Most Doses of Lilly, Regeneron’s COVID-19 Antibody Treatments Are Going Unused
Moncef Slaoui, chief scientific advisor to the US government’s Operation Warp Speed program, estimates that only 5% to 20% of the roughly 65,000 doses of COVID-19 antibody treatments shipped to states around the country every week end up going to patients. He suggested this was disappointing because these therapies, viewed as a potential “bridge” to avert serious coronavirus illness until vaccines become widely available, could cut hospitalizations by half if given early enough in the course of infection.
The FDA last month issued emergency-use authorizations for Eli Lilly’s neutralising antibody bamlanivimab to treat recently diagnosed, mild-to-moderate COVID-19 in patients at high risk of progressing to severe disease and/or hospitalization, as well as for Regeneron Pharmaceuticals’ dual antibody therapy REGN-COV2, which consists of casirivimab and imdevimab administered together to treat mild-to-moderate COVID-19 in adults and paediatric patients.
US states receive a set amount of antibody treatments each week based on the number of COVID-19 cases they are reporting at the time. Health and Human Services Secretary Alex Azar echoed Slaoui’s comments on the benefits of antibodies, saying they could “dramatically reduce the risk…of hospitalizations at a time when our hospitals are getting very crowded with people with COVID-19. If you have comorbidities…if you’re at risk [of] getting into the hospital, you better get on that product as soon as possible.”
Logistical hurdles
Slaoui attributed the surplus of unused doses to the challenges of administering the antibody drugs, which is done by intravenous infusion in a hospital or outpatient setting, within a few days of patients contracting COVID-19, before they might feel sick. States and healthcare organisations have to set up safe places for patients to receive the treatment.
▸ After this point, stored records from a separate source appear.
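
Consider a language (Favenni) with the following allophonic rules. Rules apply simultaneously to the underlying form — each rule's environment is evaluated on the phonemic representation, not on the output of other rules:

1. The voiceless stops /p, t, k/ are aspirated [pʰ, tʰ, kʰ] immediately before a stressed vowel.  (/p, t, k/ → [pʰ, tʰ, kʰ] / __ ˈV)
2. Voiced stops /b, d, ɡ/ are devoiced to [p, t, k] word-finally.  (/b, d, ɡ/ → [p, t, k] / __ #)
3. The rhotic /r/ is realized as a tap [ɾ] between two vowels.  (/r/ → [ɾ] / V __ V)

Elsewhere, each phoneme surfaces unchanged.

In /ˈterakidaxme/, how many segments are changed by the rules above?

Segments that undergo a rule: /t/ → [tʰ] (rule 1); /r/ → [ɾ] (rule 3).
All other segments surface unchanged.

2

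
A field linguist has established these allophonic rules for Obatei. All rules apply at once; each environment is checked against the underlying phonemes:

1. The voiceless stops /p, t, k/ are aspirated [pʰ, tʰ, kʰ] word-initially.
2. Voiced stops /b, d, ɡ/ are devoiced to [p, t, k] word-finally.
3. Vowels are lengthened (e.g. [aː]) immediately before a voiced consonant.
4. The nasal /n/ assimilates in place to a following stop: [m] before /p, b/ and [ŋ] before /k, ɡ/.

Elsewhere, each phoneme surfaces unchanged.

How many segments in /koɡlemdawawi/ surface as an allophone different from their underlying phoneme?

Segments that undergo a rule: /k/ → [kʰ] (rule 1); /o/ → [oː] (rule 3); /e/ → [eː] (rule 3); /a/ → [aː] (rule 3); /a/ → [aː] (rule 3).
All other segments surface unchanged.

5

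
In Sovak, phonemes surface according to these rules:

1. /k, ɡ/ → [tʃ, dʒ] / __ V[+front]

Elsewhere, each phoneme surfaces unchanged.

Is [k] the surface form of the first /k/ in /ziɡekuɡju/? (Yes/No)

Yes

/k/ (between /e/ and /u/) is in the target of rule 1 but the environment (before a front vowel) is not met → [k].
The actual realization is [k], which matches [k].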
Moreover, if patients are not getting tested or do not obtain their test results within a short window after they fall ill, they cannot benefit from the drugs.
Mr. Slaoui indicated that Operation Warp Speed may be able to help states work through those logistical hurdles, but at the moment they remain a barrier preventing patients from receiving treatment for COVID-19. He did not say whether the government will continue to ship the same quantity of the antibody drugs, or how many patients have been treated with them.
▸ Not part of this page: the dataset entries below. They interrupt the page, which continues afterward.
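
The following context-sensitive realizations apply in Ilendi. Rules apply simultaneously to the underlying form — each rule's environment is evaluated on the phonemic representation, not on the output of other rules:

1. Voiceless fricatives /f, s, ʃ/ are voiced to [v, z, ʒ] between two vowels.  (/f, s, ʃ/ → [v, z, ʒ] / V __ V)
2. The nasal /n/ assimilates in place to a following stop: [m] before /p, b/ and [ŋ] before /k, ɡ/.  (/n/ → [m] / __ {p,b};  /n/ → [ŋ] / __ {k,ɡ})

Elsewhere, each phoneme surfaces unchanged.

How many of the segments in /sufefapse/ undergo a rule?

Segments that undergo a rule: /f/ → [v] (rule 1); /f/ → [v] (rule 1).
All other segments surface unchanged.

2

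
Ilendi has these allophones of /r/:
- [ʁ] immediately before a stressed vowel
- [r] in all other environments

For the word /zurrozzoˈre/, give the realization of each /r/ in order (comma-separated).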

Ex-FDA chief calls for production scale-up
Meanwhile, in a recent op-ed in The Wall Street Journal, former FDA Commissioner Scott Gottlieb urged the federal government to “scale up production of antibody drugs to make as many doses as possible,” saying these could act as an “insurance policy” for COVID-19. Eli Lilly and Regeneron have teamed up with Amgen and Roche, respectively, to secure additional manufacturing capacity, which Gottlieb says will produce a combined supply of 6 million to 7 million doses next year. However, he believes “that isn’t enough,” and called on the US to help “backstop the risks to any manufacturer” by agreeing to buy and stockpile the treatments “at a price that makes it worthwhile… The government can freeze some of the active pharmaceutical ingredient and store it away as a hedge against another tough COVID winter next year.”
The US government spent $375 million on its first order of 300,000 vials of Eli Lilly’s drug, then another $812.5 million earlier this month for 650,000 more. The latter deal prompted the company this week to boost its revenue forecast for 2020. Meanwhile, Regeneron has a $450-million contract with the US for up to 300,000 doses of its antibody cocktail at no cost to patients.